Lithograph, composition: 34 1/16 x 49 15/16" (86.5 x 126.8 cm); sheet: 38 9/16 x 56" (98 x 142.3 cm). Lily Auchincloss Fund. © 2026 Ann Hamilton

Director, Glenn Lowry: Sarah Suzuki

Curator, Sarah Suzuki: Hamilton is an artist who actually trained as a textile designer before she turned to a fine art practice. What she did in this case, is she was playing with the idea of fabric as the image itself. She took these big pieces of silk organza and she sort of stressed them out with kind of a wire brush and you can see those stressings are where is where you get the fabric to pull apart. So ask you look very closely at the work, you can see that the warp and the weft are very visible.

Glenn Lowry: Hamilton worked with a print studio in Los Angeles to transfer the fabric onto lithographic plates.

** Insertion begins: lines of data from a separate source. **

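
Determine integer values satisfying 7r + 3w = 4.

Step 1: Check solvability.
gcd(7, 3) = 1
Since 1 divides 4, solutions exist.

Step 2: Apply extended Euclidean algorithm to find gcd.
We find integers such that 7*x0 + 3*y0 = 1

Step 3: Scale the particular solution.
Multiply by 4/1 = 4:
r = 4, w = -8

Step 4: Verify.
7*(4) + 3*(-8) = 4 = 4 ✓

r = 4, w = -8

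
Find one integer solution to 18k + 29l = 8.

Step 1: Check solvability.
gcd(18, 29) = 1
Since 1 divides 8, solutions exist.

Step 2: Apply extended Euclidean algorithm to find gcd.
We find integers such that 18*x0 + 29*y0 = 1

Step 3: Scale the particular solution.
Multiply by 8/1 = 8:
k = -64, l = 40

Step 4: Verify.
18*(-64) + 29*(40) = 8 = 8 ✓

k = -64, l = 40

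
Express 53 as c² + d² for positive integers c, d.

We need to find integers c, d > 0 such that c² + d² = 53.
Trying c = 2: d² = 53 - 2² = 53 - 4 = 49
d = 7
Check: 2² + 7² = 4 + 49 = 53 ✓

53 = 2² + 7²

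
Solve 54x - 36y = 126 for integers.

Step 1: Check solvability.
gcd(54, 36) = 18
Since 18 divides 126, solutions exist.

Step 2: Apply extended Euclidean algorithm to find gcd.
We find integers such that 54*x0 + 36*y0 = 18

Step 3: Scale the particular solution.
Multiply by 126/18 = 7:
x = 7, y = 7

Step 4: Verify.
54*(7) - 36*(7) = 126 = 126 ✓

x = 7, y = 7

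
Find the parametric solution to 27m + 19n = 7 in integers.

Step 1: Compute gcd(27, 19) = 1.
Since 1 divides 7, solutions exist.

Step 2: Find a particular solution using extended Euclidean algorithm.
We get m₀ = -49, n₀ = 70.
Check: 27*-49 + 19*70 = 7 = 7 ✓

Step 3: Write the general solution.
m = -49 + (19/1)t = -49 + 19t
n = 70 - (27/1)t = 70 - 27t
for any integer t.

m = -49 + 19t, n = 70 - 27t for integer t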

Sarah Suzuki: They were able to transfer the texture and the pattern that she made on those stressed-out pieces fabric onto the litho plates, and then print them that way. What Hamilton has done is she's taken this piece of commercially-produced fabric, which is by its very nature, is very rigid grid. And what she's done is to work it in a way to explode that notion, and to open it up and to make it very personal and irregular and hand-manipulated.